I talked again with Mark Logic, makers of MarkLogic Server, and they continue to have an interesting story. Basically, their technology is better search/retrieval through XML. The retrieval part is where their major differentiation lies. Accordingly, their initial market focus (they’re up to 46 customers now, including lots of big names) is on custom publishing. And by the way, they’re a good partner for fact-extraction companies, at least in the case of ClearForest.
Here, as best I understand, is the story of the custom publishing business. Its core market is publishers of high-cost material sold to people with high-priced time – i.e., scientific/engineering/medical/legal/business/etc.

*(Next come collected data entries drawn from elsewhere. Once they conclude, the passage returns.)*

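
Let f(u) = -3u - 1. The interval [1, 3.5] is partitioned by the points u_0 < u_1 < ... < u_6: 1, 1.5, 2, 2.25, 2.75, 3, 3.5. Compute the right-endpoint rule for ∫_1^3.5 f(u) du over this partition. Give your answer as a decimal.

-21.0625

Subinterval widths: 0.5, 0.5, 0.25, 0.5, 0.25, 0.5.
Right endpoints: 1.5, 2, 2.25, 2.75, 3, 3.5.
f(1.5) = -5.5, f(2) = -7, f(2.25) = -7.75, f(2.75) = -9.25, f(3) = -10, f(3.5) = -11.5.
Sum = Σ Δu_i · f(u_i).
Sum = -21.0625.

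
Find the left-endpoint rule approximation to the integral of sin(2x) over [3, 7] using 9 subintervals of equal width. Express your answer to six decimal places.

Δx = (7 − 3)/9 = 4/9.
Left endpoints: 3, 31/9, 35/9, 13/3, 43/9, 47/9, 17/3, 55/9, 59/9.
f(3) ≈ -0.279415, f(31/9) ≈ 0.569341, f(35/9) ≈ 0.997098, f(13/3) ≈ 0.687551, f(43/9) ≈ -0.130405, f(47/9) ≈ -0.851933, f(17/3) ≈ -0.943500, f(55/9) ≈ -0.337395, f(59/9) ≈ 0.518196.
Sum = Δx · [f(3) + f(31/9) + f(35/9) + ...].
Sum ≈ 0.102016.

0.102016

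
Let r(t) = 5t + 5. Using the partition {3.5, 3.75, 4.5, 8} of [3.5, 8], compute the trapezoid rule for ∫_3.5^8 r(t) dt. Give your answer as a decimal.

Subinterval widths: 0.25, 0.75, 3.5.
r(3.5) = 22.5, r(3.75) = 23.75, r(4.5) = 27.5, r(8) = 45.
On each subinterval the trapezoid contributes (Δt_i/2)·[r(t_{i-1}) + r(t_i)].
Sum = 151.875.

151.875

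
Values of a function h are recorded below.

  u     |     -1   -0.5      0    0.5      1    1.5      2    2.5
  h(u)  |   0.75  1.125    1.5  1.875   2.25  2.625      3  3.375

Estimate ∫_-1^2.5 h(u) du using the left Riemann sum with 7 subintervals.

Δu = 0.5.
Sum = 0.5·[0.75 + 1.125 + 1.5 + 1.875 + 2.25 + 2.625 + 3] = 6.5625.

6.5625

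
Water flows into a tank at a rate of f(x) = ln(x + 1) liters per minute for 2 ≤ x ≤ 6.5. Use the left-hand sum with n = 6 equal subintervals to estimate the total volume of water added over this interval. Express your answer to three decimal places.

Δx = (6.5 − 2)/6 = 0.75.
Left endpoints: 2, 2.75, 3.5, 4.25, 5, 5.75.
f(2) ≈ 1.099, f(2.75) ≈ 1.322, f(3.5) ≈ 1.504, f(4.25) ≈ 1.658, f(5) ≈ 1.792, f(5.75) ≈ 1.910.
Sum = Δx · [f(2) + f(2.75) + f(3.5) + ...].
Sum ≈ 6.963.

6.963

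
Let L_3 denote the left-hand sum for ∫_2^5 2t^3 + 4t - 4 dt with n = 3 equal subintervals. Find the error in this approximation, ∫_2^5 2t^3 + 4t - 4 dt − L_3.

112.5

Exact integral: ∫_2^5 f(t) dt = 334.5.
L_3 = 222.
Error = 334.5 − 222 = 112.5.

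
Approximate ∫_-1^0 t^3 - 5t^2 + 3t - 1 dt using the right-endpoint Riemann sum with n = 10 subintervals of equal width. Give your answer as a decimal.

Δt = (0 − (-1))/10 = 0.1.
Right endpoints: -0.9, -0.8, -0.7, -0.6, -0.5, -0.4, -0.3, -0.2, -0.1, 0.
f(-0.9) = -8.479, f(-0.8) = -7.112, f(-0.7) = -5.893, f(-0.6) = -4.816, f(-0.5) = -3.875, f(-0.4) = -3.064, f(-0.3) = -2.377, f(-0.2) = -1.808, f(-0.1) = -1.351, f(0) = -1.
Sum = Δt · [f(-0.9) + f(-0.8) + f(-0.7) + ...].
Sum = -3.9775.

-3.9775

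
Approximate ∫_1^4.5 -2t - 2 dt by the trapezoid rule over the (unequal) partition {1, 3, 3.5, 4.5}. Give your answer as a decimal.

-26.25

Subinterval widths: 2, 0.5, 1.
f(1) = -4, f(3) = -8, f(3.5) = -9, f(4.5) = -11.
On each subinterval the trapezoid contributes (Δt_i/2)·[f(t_{i-1}) + f(t_i)].
Sum = -26.25.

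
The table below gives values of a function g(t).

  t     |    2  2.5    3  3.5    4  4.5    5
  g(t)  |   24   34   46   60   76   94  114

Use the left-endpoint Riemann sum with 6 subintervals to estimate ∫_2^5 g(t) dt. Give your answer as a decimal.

Δt = 0.5.
Sum = 0.5·[24 + 34 + 46 + 60 + 76 + 94] = 167.

167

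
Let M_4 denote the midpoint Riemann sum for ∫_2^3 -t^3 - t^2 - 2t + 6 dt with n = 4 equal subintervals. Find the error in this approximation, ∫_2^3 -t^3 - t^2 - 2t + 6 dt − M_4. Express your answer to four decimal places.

Exact integral: ∫_2^3 f(t) dt ≈ -21.583333.
M_4 = -21.5390625.
Error ≈ -21.583333 − (-21.5390625) ≈ -0.0443.

-0.0443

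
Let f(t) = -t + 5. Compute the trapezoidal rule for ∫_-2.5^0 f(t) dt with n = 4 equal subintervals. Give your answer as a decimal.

Δt = (0 − (-2.5))/4 = 0.625.
f(-2.5) = 7.5, f(-1.875) = 6.875, f(-1.25) = 6.25, f(-0.625) = 5.625, f(0) = 5.
T_4 = (Δt/2)·[f(t_0) + 2f(t_1) + 2f(t_2) + 2f(t_3) + f(t_4)].
Sum = 15.625.

15.625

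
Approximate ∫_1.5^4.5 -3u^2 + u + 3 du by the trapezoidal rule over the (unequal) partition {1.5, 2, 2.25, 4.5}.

Subinterval widths: 0.5, 0.25, 2.25.
f(1.5) = -2.25, f(2) = -7, f(2.25) = -9.9375, f(4.5) = -53.25.
On each subinterval the trapezoid contributes (Δu_i/2)·[f(u_{i-1}) + f(u_i)].
Sum = -75.515625.

-75.515625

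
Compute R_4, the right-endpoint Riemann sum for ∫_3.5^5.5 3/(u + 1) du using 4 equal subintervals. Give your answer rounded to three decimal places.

Δu = (5.5 − 3.5)/4 = 0.5.
Right endpoints: 4, 4.5, 5, 5.5.
f(4) = 0.6, f(4.5) = 6/11, f(5) = 0.5, f(5.5) = 6/13.
Sum = Δu · [f(4) + f(4.5) + f(5) + f(5.5)].
Sum ≈ 1.053.

1.053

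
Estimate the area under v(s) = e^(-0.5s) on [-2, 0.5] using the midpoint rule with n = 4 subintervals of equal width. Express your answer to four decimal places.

Δs = (0.5 − (-2))/4 = 0.625.
Midpoints: -1.6875, -1.0625, -0.4375, 0.1875.
v(-1.6875) ≈ 2.3251, v(-1.0625) ≈ 1.7011, v(-0.4375) ≈ 1.2445, v(0.1875) ≈ 0.9105.
Sum = Δs · [v(-1.6875) + v(-1.0625) + v(-0.4375) + v(0.1875)].
Sum ≈ 3.8632.

3.8632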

Other markets are general publishing, internal document preparation (e.g., intelligence community), and of course maintenance manuals (maintenance/repair has been a flagship market for just about everything, from expert systems to generic text search to, of course, text mining now as well).
The phrase “custom publishing,” however, obscures the distinction between two different paradigms. One of these is what we might call true custom publishing – assembling paragraphs, articles, chapters whatever from various sources, in an assembly customized for specific reader needs, roles, or preferences. On the revenue side, that’s a fascinating subject. But technically, I’m more interested in the other view: search results plus.
We all know lots of problems with search engines. One of the many is this: Except on rare occasions, getting the benefit of a successful search involves a whole lot of link-clicking and scrolling. But what if the relevant passages were all assembled together for you? Link-clicking would be eliminated, and scrolling might be minimized as well. The potential is huge. But I don’t know what level of precision is needed before the theoretical benefits become real.
The two paradigms can be blended, of course. A publishing product or dashboard or personal web page with a topic filter might get the results in custom-document rather than link-of-lists form. Once again, the problem is conciseness. The more concise the “complete” results can be, the more useful this kind of technology will ultimately prove.